Nordirischer Friedensprozess und Brexit-Verhandlungen sind kein Kuhhandel!

16.08.2017

Zum Vorstoß der britischen Regierung, in den Brexit-Verhandlungen die Frage nach der künftigen Grenze zwischen Irland und Nordirland mit den künftigen Handelsbeziehungen zu verknüpfen, kommentiert der Europaabgeordnete der LINKEN und handelspolitische Sprecher der GUE/NGL-Fraktion, Helmut Scholz, Mitglied auch des konstitutionellen Ausschusses:

„Der Frieden auf der irischen Insel ist zu wertvoll, um ihn zum Faustpfand in den Verhandlungen über den Brexit zu machen. Sowohl in den Leitlinien der EU-Kommission für die Verhandlungen als auch in den Bedingungen des Europäischen Parlaments ist klar definiert, dass der nordirische Friedensprozess über alle Verhandlungsschritte hinweg unbedingt gesichert bleiben muss. Das hat seinen guten Grund: Die mit dem Karfreitagsabkommen von 1998 eingeleitete Befriedung des jahrzehntelangen blutigen Nordirlandkonflikts ist aufs Engste mit der ökonomischen und sozialen Entwicklung auf der irischen Insel verknüpft. Den Rahmen dafür hat nicht zuletzt die EU geschaffen, denn sie ermöglichte es, dass beide Teile der irischen Insel zusammenwachsen konnten, ohne als Voraussetzung hierfür die offene nationale Frage lösen zu müssen. Wenn die in den vergangenen Jahrzehnten gewachsenen Bindungen durchschnitten würden, könnte sich die Lebenssituation der Menschen rapide verschlechtern, alte Konflikte drohten neu aufzuflammen.
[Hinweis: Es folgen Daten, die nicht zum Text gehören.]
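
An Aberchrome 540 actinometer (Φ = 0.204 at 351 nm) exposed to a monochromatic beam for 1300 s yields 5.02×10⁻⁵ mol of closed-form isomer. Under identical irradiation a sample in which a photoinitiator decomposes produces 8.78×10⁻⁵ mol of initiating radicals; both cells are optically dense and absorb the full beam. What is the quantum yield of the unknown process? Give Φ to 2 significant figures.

Photons absorbed by the actinometer: 5.02×10⁻⁵ / 0.204 = 2.461×10⁻⁴ mol.
Φ(unknown) = 8.78×10⁻⁵ / 2.461×10⁻⁴ = 0.36.

Φ = 0.36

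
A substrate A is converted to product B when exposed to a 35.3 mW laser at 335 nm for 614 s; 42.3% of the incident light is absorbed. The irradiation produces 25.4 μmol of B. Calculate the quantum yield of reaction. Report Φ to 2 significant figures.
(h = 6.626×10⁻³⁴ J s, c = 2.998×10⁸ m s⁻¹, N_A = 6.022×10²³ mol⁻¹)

Product: 25.4 μmol = 2.54×10⁻⁵ mol.
Photon energy at 335 nm: hc/λ = (6.626×10⁻³⁴)(2.998×10⁸)/(335×10⁻⁹) = 5.930×10⁻¹⁹ J.
Energy delivered: (35.3 mW)(614 s) = 21.67 J.
Photons incident: 21.67 / 5.930×10⁻¹⁹ = 3.654×10¹⁹, i.e. 3.654×10¹⁹/6.022×10²³ = 6.068×10⁻⁵ mol.
Photons absorbed: 0.423 × 6.068×10⁻⁵ = 2.567×10⁻⁵ mol.
Φ = 2.54×10⁻⁵ mol / 2.567×10⁻⁵ mol photons = 0.99.

Φ = 0.99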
Zugleich haben Europäisches Parlament wie EU-Rat eindeutig festgestellt, dass die künftigen handelspolitischen Beziehungen und die wirtschaftliche Zusammenarbeit zwischen der EU und dem Vereinigten Königreich erst nach einer Klarstellung des künftigen Verhältnisses Großbritanniens zur EU verhandelt werden kann und dass dazu auch die Anerkennung und Gewährleistung der erworbenen Rechte von Millionen EU-Bürgern in Großbritannien wie die der britischen in der EU 27 gehörten.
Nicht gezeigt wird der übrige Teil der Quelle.